Mr. Corman is billed as a comedy, but one of the most intriguing things about this project is that it defies the conventional belief that a show or movie has to fit into a specific category by blurring so many genres together. But I specifically want to ask you about the use of dance numbers, surrealism and even 2-D animation. What was the rationale behind those artistic choices, and how do you think they help to move the plot forward?
Yeah, well, ultimately, I want the show to feel real, and it’s very much a “Hey, come and get inside the head of this person” [type of show]. And sometimes, feelings that we feel as human beings are kind of bigger than we can really describe. And while most of the show is grounded in a tone of realism, there are certain moments where a realistic portrayal just wouldn’t suffice to communicate these huge feelings that the character is feeling.

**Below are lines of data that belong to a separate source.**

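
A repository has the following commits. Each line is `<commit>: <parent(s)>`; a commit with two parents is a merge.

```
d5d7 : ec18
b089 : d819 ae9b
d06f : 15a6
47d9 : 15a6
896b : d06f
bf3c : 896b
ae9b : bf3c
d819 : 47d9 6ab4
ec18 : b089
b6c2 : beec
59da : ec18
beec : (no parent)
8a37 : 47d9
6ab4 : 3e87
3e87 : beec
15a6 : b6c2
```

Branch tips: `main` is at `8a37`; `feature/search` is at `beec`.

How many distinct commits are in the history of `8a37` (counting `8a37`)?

Walking parent pointers from 8a37: reachable set = {15a6, 47d9, 8a37, b6c2, beec}.
That is 5 commits.

5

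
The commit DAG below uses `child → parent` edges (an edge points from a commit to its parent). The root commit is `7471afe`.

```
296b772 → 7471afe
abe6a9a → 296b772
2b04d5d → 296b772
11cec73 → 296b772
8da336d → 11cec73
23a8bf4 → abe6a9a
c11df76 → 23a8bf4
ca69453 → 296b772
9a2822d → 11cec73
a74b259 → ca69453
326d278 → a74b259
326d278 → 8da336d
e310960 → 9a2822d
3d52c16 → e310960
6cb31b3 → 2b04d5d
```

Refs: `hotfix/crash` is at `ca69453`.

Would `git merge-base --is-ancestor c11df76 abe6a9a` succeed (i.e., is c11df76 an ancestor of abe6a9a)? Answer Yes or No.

Ancestors of abe6a9a: {296b772, 7471afe, abe6a9a}.
c11df76 is not in that set, so it is not an ancestor of abe6a9a.

No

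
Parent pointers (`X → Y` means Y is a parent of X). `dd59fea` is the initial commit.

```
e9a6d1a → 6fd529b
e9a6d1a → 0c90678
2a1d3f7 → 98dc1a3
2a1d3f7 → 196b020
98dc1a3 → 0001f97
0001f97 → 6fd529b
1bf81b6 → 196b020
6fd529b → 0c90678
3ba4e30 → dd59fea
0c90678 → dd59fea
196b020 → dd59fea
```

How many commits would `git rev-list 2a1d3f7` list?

Walking parent pointers from 2a1d3f7: reachable set = {0001f97, 0c90678, 196b020, 2a1d3f7, 6fd529b, 98dc1a3, dd59fea}.
That is 7 commits.

7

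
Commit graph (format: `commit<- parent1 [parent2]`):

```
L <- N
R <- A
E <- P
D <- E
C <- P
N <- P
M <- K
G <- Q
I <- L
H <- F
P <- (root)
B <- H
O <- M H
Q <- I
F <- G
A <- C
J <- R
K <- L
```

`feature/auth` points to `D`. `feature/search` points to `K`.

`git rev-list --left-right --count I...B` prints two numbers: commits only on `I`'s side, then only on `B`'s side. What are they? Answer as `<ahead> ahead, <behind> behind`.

Reachable from I: {I, L, N, P}.
Reachable from B: {B, F, G, H, I, L, N, P, Q}.
Only in I's history (ahead): {} — 0.
Only in B's history (behind): {B, F, G, H, Q} — 5.

0 ahead, 5 behind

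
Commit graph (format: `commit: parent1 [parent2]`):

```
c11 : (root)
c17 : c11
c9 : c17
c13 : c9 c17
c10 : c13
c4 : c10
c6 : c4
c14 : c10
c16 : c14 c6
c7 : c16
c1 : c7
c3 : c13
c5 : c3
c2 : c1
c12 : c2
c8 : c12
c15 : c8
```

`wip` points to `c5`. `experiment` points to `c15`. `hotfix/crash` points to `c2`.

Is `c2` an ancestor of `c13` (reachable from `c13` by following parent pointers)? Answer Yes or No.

No

Ancestors of c13: {c11, c13, c17, c9}.
c2 is not in that set, so it is not an ancestor of c13.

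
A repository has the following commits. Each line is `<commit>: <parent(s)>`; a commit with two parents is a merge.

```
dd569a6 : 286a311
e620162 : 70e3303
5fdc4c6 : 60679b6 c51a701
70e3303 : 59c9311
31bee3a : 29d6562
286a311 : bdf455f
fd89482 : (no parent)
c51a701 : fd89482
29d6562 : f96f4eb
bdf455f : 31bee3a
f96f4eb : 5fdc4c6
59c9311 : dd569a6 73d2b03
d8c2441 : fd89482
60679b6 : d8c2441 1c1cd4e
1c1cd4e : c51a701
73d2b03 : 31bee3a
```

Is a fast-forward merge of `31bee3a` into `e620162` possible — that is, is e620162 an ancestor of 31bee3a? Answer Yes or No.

No

A fast-forward from e620162 to 31bee3a is possible iff e620162 is an ancestor of 31bee3a.
Ancestors of 31bee3a: {1c1cd4e, 29d6562, 31bee3a, 5fdc4c6, 60679b6, c51a701, d8c2441, f96f4eb, fd89482}.
e620162 is not among them, so fast-forward is not possible.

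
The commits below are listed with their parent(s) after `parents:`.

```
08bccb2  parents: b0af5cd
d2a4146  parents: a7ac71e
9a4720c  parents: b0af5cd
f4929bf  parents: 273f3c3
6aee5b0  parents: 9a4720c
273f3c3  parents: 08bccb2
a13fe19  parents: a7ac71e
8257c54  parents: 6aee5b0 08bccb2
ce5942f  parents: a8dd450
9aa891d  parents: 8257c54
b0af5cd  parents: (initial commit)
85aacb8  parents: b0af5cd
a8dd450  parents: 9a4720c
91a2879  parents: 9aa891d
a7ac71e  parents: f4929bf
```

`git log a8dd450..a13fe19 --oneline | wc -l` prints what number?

5

Reachable from a13fe19: {08bccb2, 273f3c3, a13fe19, a7ac71e, b0af5cd, f4929bf}.
Reachable from a8dd450: {9a4720c, a8dd450, b0af5cd}.
In a13fe19's history but not a8dd450's: {08bccb2, 273f3c3, a13fe19, a7ac71e, f4929bf} — 5 commits.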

You used the example of the musical number [in episode 3]. Josh really loves his mom so much, and you can feel that in their scenes, but they also have this blockage. They’re not quite able to be outwardly affectionate with each other, and you could play that in a realistic way. You could just watch them sigh and get back in their car, but I don’t know if that would really convey the emotions they’re feeling. And instead, we depart from reality and go inside his head. There, you really get to see how he’s feeling by seeing them sing and dance across the rooftop of his childhood home, and I think that communicates the feelings in a much stronger way for the audience.
This interview has been edited and condensed for clarity.
The first two episodes of Mr. Corman are now streaming on Apple TV+, with the remaining eight episodes to be released every Friday.